In other words, roll the BBEG's save behind the screen, and instead of announcing to everyone the number and declare the fight over, tell the group that although the casting of the spell felt right, something has gone wrong--the villain isn't dead/unconscious/incapacitated as expected, just severely injured/weakened/slowed...and angry! Fight on!
This is an even bigger rules kludge than anything complained about above.
Doing that occasionally and when narratively interesting is fine. But if you do it too often, why bother having a set of rules to adjudicate the combat? If players don't know what their tools will do when used (at least the vast majority of the time), I think the shared narrative breaks down pretty quickly.
My experience suggests that your expectations of the limitations of gridless combat are overstated. YM probably V, though.
RC
My experience and everything science knows about memory would suggest that a human DM's ability to adequately track position and movement of 6+ figures in a tactical space with the number of variables in D&D without visual aids is actually very, very poor.
As long as the DM is far and away better at it than the group and has the trust of the group, this will never present as a problem. But if any one of the players is as good at it as the DM or better, there are bound to be many, many mismatches of understanding the tactical situation.

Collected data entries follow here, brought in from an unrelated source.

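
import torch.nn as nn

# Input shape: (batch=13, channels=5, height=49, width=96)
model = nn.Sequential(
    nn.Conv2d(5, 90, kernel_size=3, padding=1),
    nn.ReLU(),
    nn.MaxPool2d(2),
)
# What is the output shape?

Input shape: (13, 5, 49, 96)
  -> after Conv2d: (13, 90, 49, 96)
  -> after ReLU: (13, 90, 49, 96)
Output shape: (13, 90, 24, 48)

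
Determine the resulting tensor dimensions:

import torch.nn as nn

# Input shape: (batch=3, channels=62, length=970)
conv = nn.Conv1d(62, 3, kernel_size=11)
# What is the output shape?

Input shape: (3, 62, 970)
Output shape: (3, 3, 960)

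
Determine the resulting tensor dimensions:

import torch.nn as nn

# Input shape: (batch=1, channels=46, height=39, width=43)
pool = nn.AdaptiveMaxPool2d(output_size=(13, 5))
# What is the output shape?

Input shape: (1, 46, 39, 43)
Output shape: (1, 46, 13, 5)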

You can add as much tactical depth as you want to a gridless environment, but the limits of the human brain mean that you will, of necessity, lose precision. That's not a bad thing, per se. It just depends on the preferences of the group and the experience and capacities of the DM.
If you want to include meaningful positioning tactics, grid is simply going to be more straightforward for the inexperienced DM or player, and more accurate even for the veteran. That accuracy will be more important to some people and groups than others. Some players might not care. The DM will describe the situation in a way that doesn't match their image, but even if they get hosed a bit, they will know that errors occur in their favor, too. That's just part of the limits of relying on memory. Other players might care a lot.

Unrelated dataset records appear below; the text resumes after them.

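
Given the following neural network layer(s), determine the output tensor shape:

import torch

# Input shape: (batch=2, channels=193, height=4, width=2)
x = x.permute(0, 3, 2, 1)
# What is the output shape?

Input shape: (2, 193, 4, 2)
Output shape: (2, 2, 4, 193)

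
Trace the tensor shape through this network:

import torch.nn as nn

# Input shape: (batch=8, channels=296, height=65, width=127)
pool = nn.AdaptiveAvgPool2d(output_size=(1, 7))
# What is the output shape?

Input shape: (8, 296, 65, 127)
Output shape: (8, 296, 1, 7)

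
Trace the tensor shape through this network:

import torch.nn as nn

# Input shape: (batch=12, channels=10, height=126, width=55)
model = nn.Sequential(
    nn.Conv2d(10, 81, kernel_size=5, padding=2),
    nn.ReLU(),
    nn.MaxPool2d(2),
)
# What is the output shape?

Input shape: (12, 10, 126, 55)
  -> after Conv2d: (12, 81, 126, 55)
  -> after ReLU: (12, 81, 126, 55)
Output shape: (12, 81, 63, 27)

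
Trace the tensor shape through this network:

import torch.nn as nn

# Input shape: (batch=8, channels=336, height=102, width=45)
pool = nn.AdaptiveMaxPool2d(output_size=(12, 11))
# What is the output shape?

Input shape: (8, 336, 102, 45)
Output shape: (8, 336, 12, 11)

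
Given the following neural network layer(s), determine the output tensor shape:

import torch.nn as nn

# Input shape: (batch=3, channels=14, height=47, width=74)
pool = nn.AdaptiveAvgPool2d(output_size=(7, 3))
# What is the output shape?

Input shape: (3, 14, 47, 74)
Output shape: (3, 14, 7, 3)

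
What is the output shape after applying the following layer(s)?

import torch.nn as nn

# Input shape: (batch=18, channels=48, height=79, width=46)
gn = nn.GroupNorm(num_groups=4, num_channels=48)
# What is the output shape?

Input shape: (18, 48, 79, 46)
Output shape: (18, 48, 79, 46)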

This is a great theory but the quality vs quantity argument is meaningless in a game where the players determine the nature of most encounters. How can a DM plan out a "meaningful" combat when he/she doesn't know when or where the next combat takes place?
In order for combats to be fewer and more meaningful they would need to be dictated in advance. Part of the fun for me is not knowing how much combat the PC's try and get involved with until they try. Attempting to inject too much meaning into an encounter that might never take place is wasted prep time for me.
I was speaking specifically of the published adventure. In that case, the meaningfulness of the encounters, and the number of them between narrative milestones was more or less dictated for the DM unless he/she wanted to rebuild it.
This gets at what I was saying earlier. The system encourages tactically interesting combats that take a long time. For me, building a module to fit the 4e system would involve a small number of individual encounters that each have a narrative heft commensurate with their gameplay heft. However, I felt that the modules I played were not like that. Instead, they threw many encounters at the players, many of them mundane or irrelevant.